Taylor-Hamblin has also noticed that the vaccine rollout in the area has been a mixed-bag.

“It looks to me as though in Philadelphia, they’re having a lot harder time than they are out here in the suburbs, but I think they’re probably doing the best that they can with what they have,” Taylor-Hambin said.

The suburbs, however, might beg to differ about having it easy. For weeks now, the four collar counties have been in a war of words with the state over what they see as an uneven vaccine distribution.

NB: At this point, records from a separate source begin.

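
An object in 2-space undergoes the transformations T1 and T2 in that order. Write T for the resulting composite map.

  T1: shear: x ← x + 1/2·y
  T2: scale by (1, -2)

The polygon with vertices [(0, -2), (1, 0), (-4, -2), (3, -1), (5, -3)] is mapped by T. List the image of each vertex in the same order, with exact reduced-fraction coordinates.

T1 shear: x ← x + 1/2·y: (0, -2) → (-1, -2); (1, 0) → (1, 0); (-4, -2) → (-5, -2); (3, -1) → (5/2, -1); (5, -3) → (7/2, -3)
T2 scale by (1, -2): (-1, -2) → (-1, 4); (1, 0) → (1, 0); (-5, -2) → (-5, 4); (5/2, -1) → (5/2, 2); (7/2, -3) → (7/2, 6)

image vertices: (-1, 4), (1, 0), (-5, 4), (5/2, 2), (7/2, 6)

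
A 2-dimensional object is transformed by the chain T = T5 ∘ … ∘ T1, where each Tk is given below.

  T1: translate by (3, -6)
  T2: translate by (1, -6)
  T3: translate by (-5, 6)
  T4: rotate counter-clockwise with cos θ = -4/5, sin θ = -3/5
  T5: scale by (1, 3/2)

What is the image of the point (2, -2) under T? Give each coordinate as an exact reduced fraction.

T(p) = (-28/5, 87/10)

T1 translate by (3, -6): (2, -2) → (5, -8)
T2 translate by (1, -6): (5, -8) → (6, -14)
T3 translate by (-5, 6): (6, -14) → (1, -8)
T4 rotate counter-clockwise with cos θ = -4/5, sin θ = -3/5: (1, -8) → (-28/5, 29/5)
T5 scale by (1, 3/2): (-28/5, 29/5) → (-28/5, 87/10)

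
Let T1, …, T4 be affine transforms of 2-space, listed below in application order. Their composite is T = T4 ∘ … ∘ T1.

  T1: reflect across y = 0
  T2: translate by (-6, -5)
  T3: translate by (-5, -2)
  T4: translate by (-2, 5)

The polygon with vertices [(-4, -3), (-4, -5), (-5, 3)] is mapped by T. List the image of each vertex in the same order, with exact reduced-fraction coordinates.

image vertices: (-17, 1), (-17, 3), (-18, -5)

T1 reflect across y = 0: (-4, -3) → (-4, 3); (-4, -5) → (-4, 5); (-5, 3) → (-5, -3)
T2 translate by (-6, -5): (-4, 3) → (-10, -2); (-4, 5) → (-10, 0); (-5, -3) → (-11, -8)
T3 translate by (-5, -2): (-10, -2) → (-15, -4); (-10, 0) → (-15, -2); (-11, -8) → (-16, -10)
T4 translate by (-2, 5): (-15, -4) → (-17, 1); (-15, -2) → (-17, 3); (-16, -10) → (-18, -5)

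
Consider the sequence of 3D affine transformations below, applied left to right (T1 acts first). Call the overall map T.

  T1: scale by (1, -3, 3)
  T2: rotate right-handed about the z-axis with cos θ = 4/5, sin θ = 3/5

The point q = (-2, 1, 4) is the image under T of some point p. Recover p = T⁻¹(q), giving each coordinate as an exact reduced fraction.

T1 = [1 0 0 0; 0 -3 0 0; 0 0 3 0; 0 0 0 1]
T2·T1 = [4/5 9/5 0 0; 3/5 -12/5 0 0; 0 0 3 0; 0 0 0 1]
det M = -9; M⁻¹ = [4/5 3/5 0 0; 1/5 -4/15 0 0; 0 0 1/3 0; 0 0 0 1]
M⁻¹ · (-2, 1, 4)ᵀ = (-1, -2/3, 4/3)ᵀ

p = (-1, -2/3, 4/3)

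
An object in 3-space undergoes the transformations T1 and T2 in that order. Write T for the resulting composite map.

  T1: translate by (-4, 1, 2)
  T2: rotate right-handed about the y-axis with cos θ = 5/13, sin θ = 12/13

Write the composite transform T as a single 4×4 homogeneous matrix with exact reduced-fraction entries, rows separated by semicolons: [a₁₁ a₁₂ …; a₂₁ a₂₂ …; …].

T1 = [1 0 0 -4; 0 1 0 1; 0 0 1 2; 0 0 0 1]
T2·T1 = [5/13 0 12/13 4/13; 0 1 0 1; -12/13 0 5/13 58/13; 0 0 0 1]

T = [5/13 0 12/13 4/13; 0 1 0 1; -12/13 0 5/13 58/13; 0 0 0 1]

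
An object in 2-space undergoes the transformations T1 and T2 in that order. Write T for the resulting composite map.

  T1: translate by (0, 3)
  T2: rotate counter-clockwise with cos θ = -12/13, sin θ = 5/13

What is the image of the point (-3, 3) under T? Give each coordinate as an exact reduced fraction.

T(p) = (6/13, -87/13)

T1 translate by (0, 3): (-3, 3) → (-3, 6)
T2 rotate counter-clockwise with cos θ = -12/13, sin θ = 5/13: (-3, 6) → (6/13, -87/13)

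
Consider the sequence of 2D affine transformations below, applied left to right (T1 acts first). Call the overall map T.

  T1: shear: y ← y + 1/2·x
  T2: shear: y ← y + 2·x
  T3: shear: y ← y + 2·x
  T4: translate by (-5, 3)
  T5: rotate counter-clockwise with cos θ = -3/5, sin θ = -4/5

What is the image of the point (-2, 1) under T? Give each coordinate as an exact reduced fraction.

T1 shear: y ← y + 1/2·x: (-2, 1) → (-2, 0)
T2 shear: y ← y + 2·x: (-2, 0) → (-2, -4)
T3 shear: y ← y + 2·x: (-2, -4) → (-2, -8)
T4 translate by (-5, 3): (-2, -8) → (-7, -5)
T5 rotate counter-clockwise with cos θ = -3/5, sin θ = -4/5: (-7, -5) → (1/5, 43/5)

T(p) = (1/5, 43/5)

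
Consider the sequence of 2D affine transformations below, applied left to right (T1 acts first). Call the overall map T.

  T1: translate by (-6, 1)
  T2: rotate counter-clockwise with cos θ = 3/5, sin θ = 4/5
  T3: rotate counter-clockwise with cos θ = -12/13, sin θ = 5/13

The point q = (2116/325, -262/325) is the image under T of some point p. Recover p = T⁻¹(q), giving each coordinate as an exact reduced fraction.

p = (4/5, 3)

T1 = [1 0 -6; 0 1 1; 0 0 1]
T2·T1 = [3/5 -4/5 -22/5; 4/5 3/5 -21/5; 0 0 1]
T3·…·T1 = [-56/65 33/65 369/65; -33/65 -56/65 142/65; 0 0 1]
det M = 1; M⁻¹ = [-56/65 -33/65 6; 33/65 -56/65 -1; 0 0 1]
M⁻¹ · (2116/325, -262/325)ᵀ = (4/5, 3)ᵀ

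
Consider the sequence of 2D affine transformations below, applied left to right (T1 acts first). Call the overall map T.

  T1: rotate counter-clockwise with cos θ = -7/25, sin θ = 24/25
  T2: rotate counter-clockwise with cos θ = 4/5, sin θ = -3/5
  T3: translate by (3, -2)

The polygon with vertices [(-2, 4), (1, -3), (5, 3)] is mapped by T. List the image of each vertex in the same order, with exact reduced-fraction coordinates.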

On Thursday, elected officials from Montgomery, Delaware, Chester, and Bucks counties issued a joint statement criticizing the state’s plan to deliver the Johnson & Johnson vaccine through a single regional Pennsylvania Emergency Management Agency site rather than letting the counties handle it.

“The simple ask is: Please send us more vaccines so we can better serve our population,” Young said.

But during a press conference in Doylestown on Friday, Gov. Tom Wolf announced plans to open two regional sites, instead of one, across the four counties, according to The Inquirer, though the governor was short on details.

In their Thursday statement, the elected officials cited the more than 500,000 people waiting on lists across the four counties combined and emphasized the need for greater supply. They also called into question the state’s ability to equitably distribute the vaccines and handle issues of accessibility for those with technology and language barriers.